I guess that this passage is strictly true as written, but it is likely to leave most readers with the idea that "a functional-M.R.I. scanner" is a special kind of device, different from the device that produces "a traditional M.R.I." But in fact it's exactly the same piece of apparatus, just used in a different way. Here readers are invited to extend the fallacy one step further: the one-to-one relationship assumed for concepts and terms seems to apply to devices as well. An "fMRI scanner" performs a different function from an "MRI scanner", so it must be a different device. But it isn't. (Some technical tutorials on how MRI and fMRI work can be found here and here).
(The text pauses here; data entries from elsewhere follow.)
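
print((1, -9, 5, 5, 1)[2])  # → 5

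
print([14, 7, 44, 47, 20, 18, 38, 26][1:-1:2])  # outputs [7, 47, 18]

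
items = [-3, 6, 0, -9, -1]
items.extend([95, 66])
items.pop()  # 66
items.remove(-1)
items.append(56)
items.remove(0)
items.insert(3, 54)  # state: [-3, 6, -9, 54, 95, 56]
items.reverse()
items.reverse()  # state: [-3, 6, -9, 54, 95, 56]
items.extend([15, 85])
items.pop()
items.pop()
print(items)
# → [-3, 6, -9, 54, 95, 56]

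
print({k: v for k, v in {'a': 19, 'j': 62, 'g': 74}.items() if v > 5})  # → {'a': 19, 'j': 62, 'g': 74}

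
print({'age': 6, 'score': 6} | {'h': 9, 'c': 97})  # {'age': 6, 'score': 6, 'h': 9, 'c': 97}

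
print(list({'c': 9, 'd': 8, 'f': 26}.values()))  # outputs [9, 8, 26]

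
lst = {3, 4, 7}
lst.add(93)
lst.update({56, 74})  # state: {3, 4, 7, 56, 74, 93}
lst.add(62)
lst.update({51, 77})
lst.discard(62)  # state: {3, 4, 7, 51, 56, 74, 77, 93}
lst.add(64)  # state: {3, 4, 7, 51, 56, 64, 74, 77, 93}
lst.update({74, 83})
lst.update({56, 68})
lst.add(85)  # {3, 4, 7, 51, 56, 64, 68, 74, 77, 83, 85, 93}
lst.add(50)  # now {3, 4, 7, 50, 51, 56, 64, 68, 74, 77, 83, 85, 93}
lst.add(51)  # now {3, 4, 7, 50, 51, 56, 64, 68, 74, 77, 83, 85, 93}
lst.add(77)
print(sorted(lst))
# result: [3, 4, 7, 50, 51, 56, 64, 68, 74, 77, 83, 85, 93]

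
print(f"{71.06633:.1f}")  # 71.1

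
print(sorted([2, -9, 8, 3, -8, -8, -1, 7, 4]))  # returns [-9, -8, -8, -1, 2, 3, 4, 7, 8]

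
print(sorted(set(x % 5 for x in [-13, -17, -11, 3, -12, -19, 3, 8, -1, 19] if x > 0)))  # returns [3, 4]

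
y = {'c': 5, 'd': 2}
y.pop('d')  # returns 2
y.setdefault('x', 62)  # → 62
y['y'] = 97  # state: {'c': 5, 'x': 62, 'y': 97}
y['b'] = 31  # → {'c': 5, 'x': 62, 'y': 97, 'b': 31}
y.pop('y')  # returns 97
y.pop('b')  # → 31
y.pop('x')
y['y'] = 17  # {'c': 5, 'y': 17}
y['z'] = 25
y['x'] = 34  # {'c': 5, 'y': 17, 'z': 25, 'x': 34}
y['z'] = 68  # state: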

Thus linguists and logicians shouldn't feel picked on. It's true that science writers (or their editors, it's always hard to tell) are often careless with linguistic concepts, but unfortunately they're often no more careful in dealing with issues in physics, chemistry, biology and psychology.
Henig's article deals with a timely and important topic, and surveys a range of interesting research (including Paul Ekman's work on facial expressions). It's written in a clear and engaging style, and has interesting things to say about the role of lies in everyday life, and the unintended consequences that might follow from a genuinely effective technology of lie detection. And it emphasizes the important point that there isn't a single, simple phenomenon of "deception" that might have a single, easily-identifiable physiological correlate. But it's too bad that the article isn't more careful to avoid pushing the same idea back a stage, to the view that there might be a fixed number of well-defined types of deception, each with its own physiological signature.
A good review of some of the issues involved in hi-tech lie detection can be found in Paul Root Wolpe, Kenneth R. Foster and Daniel D. Langleben, "Emerging Neurotechnologies for Lie-Detection: Promises and Perils", American Journal of Bioethics, Volume 5, Number 2 / March-April 2005.